RFID Tags, Android And IoT

Feb 12, 2014 12:58 PM EST

Internet of Things (IoT) will surely be here in 2014. As IoT grows, security with NFC solution and RFID tags will become more widespread in use. With management, daily interaction with social media and email, RFID tag adoption is anticipated to be the technology choice for monitoring mobile.

RFID Blog / Google

ABI Research recently reported that RFIDs will have an expected installed base of 420 million NFC-enabled phones and tablets in the hands of consumers by the first half of 2014. ABI announced RFID will be “in use,” by 2014.  About half a billion installs are expected in the first half of 2014. There is an estimate of 80% of NFC-enabled devices to be smartphones and tablets.

“Google pushed to include it within Android and on the back of this, several of the OEMs with broad product portfolios saw additional benefit in introducing NFC in a wider range of products,” Devlin told NFC Times. “If the MNOs (mobile network operators) had wanted to push, and more importantly pay for it, then NFC handsets, and (NFC) SIMs, could have been delivered sooner.”

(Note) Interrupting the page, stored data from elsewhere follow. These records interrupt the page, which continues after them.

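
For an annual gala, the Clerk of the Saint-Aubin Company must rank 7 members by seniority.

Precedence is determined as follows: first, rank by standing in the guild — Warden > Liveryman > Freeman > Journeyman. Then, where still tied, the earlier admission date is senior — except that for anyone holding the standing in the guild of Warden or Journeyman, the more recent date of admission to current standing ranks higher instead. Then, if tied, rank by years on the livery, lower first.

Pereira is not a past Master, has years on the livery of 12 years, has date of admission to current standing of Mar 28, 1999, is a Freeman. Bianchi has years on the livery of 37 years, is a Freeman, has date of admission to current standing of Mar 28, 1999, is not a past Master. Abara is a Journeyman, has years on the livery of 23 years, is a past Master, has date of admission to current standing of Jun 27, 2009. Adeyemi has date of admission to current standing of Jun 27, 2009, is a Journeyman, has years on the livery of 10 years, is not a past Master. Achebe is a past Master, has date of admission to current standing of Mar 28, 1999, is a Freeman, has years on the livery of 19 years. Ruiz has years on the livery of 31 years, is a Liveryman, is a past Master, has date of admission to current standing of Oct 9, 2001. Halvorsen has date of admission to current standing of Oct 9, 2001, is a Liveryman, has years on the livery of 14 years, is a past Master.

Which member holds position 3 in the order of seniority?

By standing in the guild: Halvorsen and Ruiz (Liveryman); then Pereira, Achebe and Bianchi (Freeman); then Adeyemi and Abara (Journeyman).
Halvorsen and Ruiz both have date of admission to current standing Oct 9, 2001, so the next rule applies.
Among Halvorsen and Ruiz, by years on the livery (lower first): Halvorsen (14 years) before Ruiz (31 years).
Pereira, Achebe and Bianchi all have date of admission to current standing Mar 28, 1999, so the next rule applies.
Among Pereira, Achebe and Bianchi, by years on the livery (lower first): Pereira (12 years) before Achebe (19 years) before Bianchi (37 years).
Adeyemi and Abara both have date of admission to current standing Jun 27, 2009, so the next rule applies.
Among Adeyemi and Abara, by years on the livery (lower first): Adeyemi (10 years) before Abara (23 years).
Order: Halvorsen, Ruiz, Pereira, Achebe, Bianchi, Adeyemi, Abara.

Pereira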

NFC tapping introduces a new experience for the consumer. Enterprises such as Google are leveraging NFC. Samsung Electronics even has significant plans for NFC, including enabling payments on its NFC-enabled Android devices. The evolution of NFC is attractive because of its simplicity of the tapping and the high volume deployment of the NFC devices will give the consumer the possibility to interact with both the real world and the virtual world.

RFID

There are two types of battery-powered radio frequency identification (RFID) tags: battery-assisted passive (BAP) tags and active tags, which are used to collect and communicate asset-level information. BAP tags, which were standardized in 2010 in ISO/IEC 18000-6C:2010 Class 3, use a battery for operating the internal circuitry that facilitates the collection, processing and storage of ancillary information. The additional energy may also be used to boost the communication process in difficult usage scenarios, such as personnel tags. Active (Generation 2 Class 4) tags use batteries to power all functions of the tag—the receiving and transmitting of a signal, as well as the power for the processing and memory chips. Both solutions differ from passive-only tags, where there is no battery for communication, additional processing or storage. Although active and BAP tags can technically be implemented at all frequencies in which RFID is used, they are most common at 433 MHz, 900 MHz and 2.4 GHz. via Gartner.